Inspired by the Netherlands, the English have rejected euthanasia because it contradicts the very values defended by their society. Think about it: what do the people do, what do the firemen do when someone goes out on a balcony with the intention of throwing himself off? Do they cheer that person? What do the media do when faced with cases of suicide? Do they proclaim them to the four winds? Even the style guide of a Spanish newspaper that fervently promotes euthanasia claims special prudence because "these news incite people who were already prone to suicide to take their own lives and who feel at that moment an imitation stimulus". It is a contradiction and hypocrisy to think that suicide is not a social good and at the same time promote the suicide of the most vulnerable. England and Wales have rejected the euthanasia law because the laws not only allow behaviors but also educate by transmitting the signal that it is a social good. And suicide is not. Instead, they have created a Ministry to address the problem of loneliness.

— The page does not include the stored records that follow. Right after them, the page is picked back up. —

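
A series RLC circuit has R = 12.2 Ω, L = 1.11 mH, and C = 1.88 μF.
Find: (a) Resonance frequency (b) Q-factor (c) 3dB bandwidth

Step 1 — Resonance condition Im(Z)=0 gives ω₀ = 1/√(LC).
Step 2 — ω₀ = 1/√(0.00111·1.88e-06) = 2.189e+04 rad/s.
Step 3 — f₀ = ω₀/(2π) = 3484 Hz.
Step 4 — Series Q: Q = ω₀L/R = 2.189e+04·0.00111/12.2 = 1.992.
Step 5 — 3dB bandwidth: Δω = ω₀/Q = 1.099e+04 rad/s; BW = Δω/(2π) = 1749 Hz.

(a) f₀ = 3484 Hz  (b) Q = 1.992  (c) BW = 1749 Hz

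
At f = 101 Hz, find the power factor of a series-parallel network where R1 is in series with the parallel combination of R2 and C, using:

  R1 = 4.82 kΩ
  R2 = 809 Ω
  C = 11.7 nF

Step 1 — Angular frequency: ω = 2π·f = 2π·101 = 634.6 rad/s.
Step 2 — Component impedances:
  R1: Z = R = 4820 Ω
  R2: Z = R = 809 Ω
  C: Z = 1/(jωC) = -j/(ω·C) = 0 - j1.347e+05 Ω
Step 3 — Parallel branch: R2 || C = 1/(1/R2 + 1/C) = 809 - j4.859 Ω.
Step 4 — Series with R1: Z_total = R1 + (R2 || C) = 5629 - j4.859 Ω = 5629∠-0.0° Ω.
Step 5 — Power factor: PF = cos(φ) = Re(Z)/|Z| = 5629/5629 = 1.
Step 6 — Type: Im(Z) = -4.859 ⇒ leading (phase φ = -0.0°).

PF = 1 (leading, φ = -0.0°)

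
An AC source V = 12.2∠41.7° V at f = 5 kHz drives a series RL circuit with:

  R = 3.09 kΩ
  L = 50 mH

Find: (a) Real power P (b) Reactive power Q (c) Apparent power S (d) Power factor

Step 1 — Angular frequency: ω = 2π·f = 2π·5000 = 3.142e+04 rad/s.
Step 2 — Component impedances:
  R: Z = R = 3090 Ω
  L: Z = jωL = j·3.142e+04·0.05 = 0 + j1571 Ω
Step 3 — Series combination: Z_total = R + L = 3090 + j1571 Ω = 3466∠26.9° Ω.
Step 4 — Source phasor: V = 12.2∠41.7° V = 9.109 + j8.116 V.
Step 5 — Current: I = V / Z = 0.003404 + j0.0008963 A = 0.00352∠14.8° A.
Step 6 — Complex power: S = V·I* = 0.03828 + j0.01946 VA.
Step 7 — Real power: P = Re(S) = 0.03828 W.
Step 8 — Reactive power: Q = Im(S) = 0.01946 VAR.
Step 9 — Apparent power: |S| = 0.04294 VA.
Step 10 — Power factor: PF = P/|S| = 0.8914 (lagging).

(a) P = 0.03828 W  (b) Q = 0.01946 VAR  (c) S = 0.04294 VA  (d) PF = 0.8914 (lagging)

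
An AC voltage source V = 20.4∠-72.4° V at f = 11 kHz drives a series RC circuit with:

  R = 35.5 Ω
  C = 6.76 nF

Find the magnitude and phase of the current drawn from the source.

Step 1 — Angular frequency: ω = 2π·f = 2π·1.1e+04 = 6.912e+04 rad/s.
Step 2 — Component impedances:
  R: Z = R = 35.5 Ω
  C: Z = 1/(jωC) = -j/(ω·C) = 0 - j2140 Ω
Step 3 — Series combination: Z_total = R + C = 35.5 - j2140 Ω = 2141∠-89.0° Ω.
Step 4 — Source phasor: V = 20.4∠-72.4° V = 6.168 - j19.45 V.
Step 5 — Ohm's law: I = V / Z_total = (6.168 - j19.45) / (35.5 - j2140) = 0.00913 + j0.002731 A.
Step 6 — Convert to polar: |I| = 0.00953 A, ∠I = 16.6°.

I = 0.00953∠16.6° A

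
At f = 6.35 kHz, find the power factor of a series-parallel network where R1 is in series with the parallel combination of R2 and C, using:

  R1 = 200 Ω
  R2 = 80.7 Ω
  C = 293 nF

Step 1 — Angular frequency: ω = 2π·f = 2π·6350 = 3.99e+04 rad/s.
Step 2 — Component impedances:
  R1: Z = R = 200 Ω
  R2: Z = R = 80.7 Ω
  C: Z = 1/(jωC) = -j/(ω·C) = 0 - j85.54 Ω
Step 3 — Parallel branch: R2 || C = 1/(1/R2 + 1/C) = 42.7 - j40.28 Ω.
Step 4 — Series with R1: Z_total = R1 + (R2 || C) = 242.7 - j40.28 Ω = 246∠-9.4° Ω.
Step 5 — Power factor: PF = cos(φ) = Re(Z)/|Z| = 242.7/246.02 = 0.9865.
Step 6 — Type: Im(Z) = -40.28 ⇒ leading (phase φ = -9.4°).

PF = 0.9865 (leading, φ = -9.4°)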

Our rulers and some political parties want to enter the lives of vulnerable people to tell them -with a smile- that suicide may be a good option for them. Sooner or later, who will not feel subtly coerced into thinking that he or she is a burden and that the best thing to do is to commit suicide? Gentlemen rulers and parliamentarians: true compassion is promote that vulnerable people have affection and financial aid -also economic-, and that they are not alone (I remind you that your express divorce law has made the family an institution more fragile than Chinese porcelain). True compassion is to encourage palliative care, not suicide. Don't write off the vulnerable, that is true compassion.